Prior to the impact of Elvis Presley, Williams' honky-tonk style was an important link Country Western music had with Rock 'N Roll. Although Williams was too "hillbilly" to attain the widespread appeal that Elvis was to enjoy, he was still a superstar in every sense of the word.

While "enjoying" his success, Williams was haunted by his back pain and tortured by the nagging of his wife, Audrey Shepard. She repeatedly accused him of infidelity while on the road which led to horrendous fights. These emotional battles coupled with his fight against pain influenced the lyrics in many of his songs. It was said of his first wife, "Its hard to tell if he was drinking to numb his pain or drinking to block her out." But his love for her was also intense because it was also said of them, "They couldn't live together and they couldn't live apart."
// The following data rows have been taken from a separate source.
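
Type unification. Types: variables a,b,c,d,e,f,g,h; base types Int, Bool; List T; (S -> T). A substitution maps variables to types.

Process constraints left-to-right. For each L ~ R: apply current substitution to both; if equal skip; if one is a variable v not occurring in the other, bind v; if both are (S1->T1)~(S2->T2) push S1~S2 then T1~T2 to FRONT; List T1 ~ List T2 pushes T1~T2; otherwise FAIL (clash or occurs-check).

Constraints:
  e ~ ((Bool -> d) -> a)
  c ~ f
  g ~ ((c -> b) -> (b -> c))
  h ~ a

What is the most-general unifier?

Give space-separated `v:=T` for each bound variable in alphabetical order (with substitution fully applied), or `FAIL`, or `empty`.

step 1: unify e ~ ((Bool -> d) -> a)  [subst: {-} | 3 pending]
  bind e := ((Bool -> d) -> a)
step 2: unify c ~ f  [subst: {e:=((Bool -> d) -> a)} | 2 pending]
  bind c := f
step 3: unify g ~ ((f -> b) -> (b -> f))  [subst: {e:=((Bool -> d) -> a), c:=f} | 1 pending]
  bind g := ((f -> b) -> (b -> f))
step 4: unify h ~ a  [subst: {e:=((Bool -> d) -> a), c:=f, g:=((f -> b) -> (b -> f))} | 0 pending]
  bind h := a

Answer: c:=f e:=((Bool -> d) -> a) g:=((f -> b) -> (b -> f)) h:=a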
To ease his pain, Williams had some vertebrae fused together but the operation didn't accomplish very much. While convalescing at home, perhaps influenced by morphine and "handfuls" of other pain-killers, he shot out the windows of his house. Although his motives are unclear, his wife was so spooked that she left him and filed for divorce.
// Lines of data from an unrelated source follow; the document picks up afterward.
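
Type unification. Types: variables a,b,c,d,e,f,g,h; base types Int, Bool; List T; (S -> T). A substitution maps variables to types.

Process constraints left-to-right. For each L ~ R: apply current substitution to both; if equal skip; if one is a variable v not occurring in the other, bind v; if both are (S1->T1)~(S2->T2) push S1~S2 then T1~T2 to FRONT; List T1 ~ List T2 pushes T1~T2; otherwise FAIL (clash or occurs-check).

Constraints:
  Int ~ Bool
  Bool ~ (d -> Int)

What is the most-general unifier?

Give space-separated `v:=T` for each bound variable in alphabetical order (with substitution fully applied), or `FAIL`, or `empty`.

step 1: unify Int ~ Bool  [subst: {-} | 1 pending]
  clash: Int vs Bool

Answer: FAIL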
Wiliams' pain, domestic woes and drinking were all common-knowledge to his fans. If anything these problems made him a more sympathetic character. At the height of his depression he confided in a friend, "I don't know who my friends are any more. I'd trade everything, to just entertain the folks back home."
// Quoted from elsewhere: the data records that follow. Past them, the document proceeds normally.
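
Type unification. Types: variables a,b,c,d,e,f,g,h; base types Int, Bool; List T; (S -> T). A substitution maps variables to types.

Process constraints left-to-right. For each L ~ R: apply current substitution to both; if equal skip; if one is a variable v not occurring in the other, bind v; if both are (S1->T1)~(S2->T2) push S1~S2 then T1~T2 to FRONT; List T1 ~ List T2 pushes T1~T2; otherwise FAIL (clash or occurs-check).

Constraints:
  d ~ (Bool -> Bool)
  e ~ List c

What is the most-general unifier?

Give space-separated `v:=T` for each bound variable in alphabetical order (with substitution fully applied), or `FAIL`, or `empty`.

Answer: d:=(Bool -> Bool) e:=List c

Derivation:
step 1: unify d ~ (Bool -> Bool)  [subst: {-} | 1 pending]
  bind d := (Bool -> Bool)
step 2: unify e ~ List c  [subst: {d:=(Bool -> Bool)} | 0 pending]
  bind e := List c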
In the early forties a friend and fellow singer Roy Acuff encouraged Hank to stop showing up at performances drunk. He said of Williams, "He has a million-dollar voice and a ten-cent brain." Nonetheless, Williams together with his band, The Singing Cowboys, only saw their popularity escalate. He hosted his own radio show and kept turning out records. In a span of about thirteen years, Williams wrote and performed 12 number-one hits plus many others in the top-ten.
At the pinnacle of his success, the public appearances became less important to him and he frequently just didn't show up. While a regular at the Grand 'Ole Opry, this attitude and erratic behavior got him and the Singing Cowboys fired. The band didn't want to work with him any more and they parted company. Williams left Nashville and got hired as a solo performer at another country venue, The Louisiana Hayride.

By 1950, Williams decided to clean-up his act and take back control of his life. He began writing moralistic songs; many of which were recitations rather than his usual crooning. He was fearful that this new approach would hurt his existing commercial appeal, so he wrote under the name "Luke the Drifter." His public recognized his voice and accepted this duality (going from songs about rowdy times and drifting to songs about religion and remorse). His legendary status remained untarnished and the new style widened his audience.

Williams began hinting to friends that he feared that he would die. Two of the last songs he wrote were, "I Won't Be Home No More" and "I'll Never Get Out of the World Alive."

On New Year's Day 1953, en route by car from Knoxville, Tennessee to a public appearance in Canton Ohio, (severe weather had cancelled all the flights), Hank Williams was found dead in Oak Hill, West Virginia, in the back of a rented limousine; he was 29 . His exact cause of death was never determined but he had injected himself with B12 and morphine. The only other item found in the backseat with him besides a few beer cans was the handwritten lyrics to an unrecorded song, "Then Came That Fateful Day."

I hope you can all discover Hank Williams' music for yourself. But if you want to kill two birds with one stone, rent "THE LAST PICTURE SHOW." Its from 1971, starred Cybill Shepherd and was a four-star movie.